Tuesday, 28 May 2013


My adventure with two very crucial P's, Paulina and Photoshop continue.














Body image is a huge deal!
However what is even bigger, is finding comfort in a manner that will be.comfortable for everyone else.
I think that whenever I feel super comfy with my body, I hesitate to proclaim in confidently. This is due to the fact that I feel that if I don't have that glorified ideal body type, who am I to say I'm becoming okay with me?
If I have friends who are below a size four and still feel the need to diet, who am I at a 6 to say I don't care if I get skinnier or not?

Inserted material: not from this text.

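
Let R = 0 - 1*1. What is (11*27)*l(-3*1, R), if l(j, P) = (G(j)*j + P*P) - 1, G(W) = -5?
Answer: 4455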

When it comes to accepting you face, multiply that uncertainty by a billion scattered and battered thoughts that found some of what resembles self worth.
I feel that like many I have struggled to see myself clearly, often wading in that never ending stretch of cyclical self disapproval. However at the end of the day what does it all matter? 
We are all preoccupied as to how much we look "good" in comparison to others, that I wonder if people are really putting as much time and effort into being good people to others, but also themselves.
I think that women put themselves down as a peace offering; part of the mysterious self taught course known as 'How To Bond With Other Women 101'. However when you start stating what you dislike about yourself, it never ends. 
This is a one habit that should never be taken up, because really, not everyone has to like you.
And it's perfectly alright to be alright with ones body.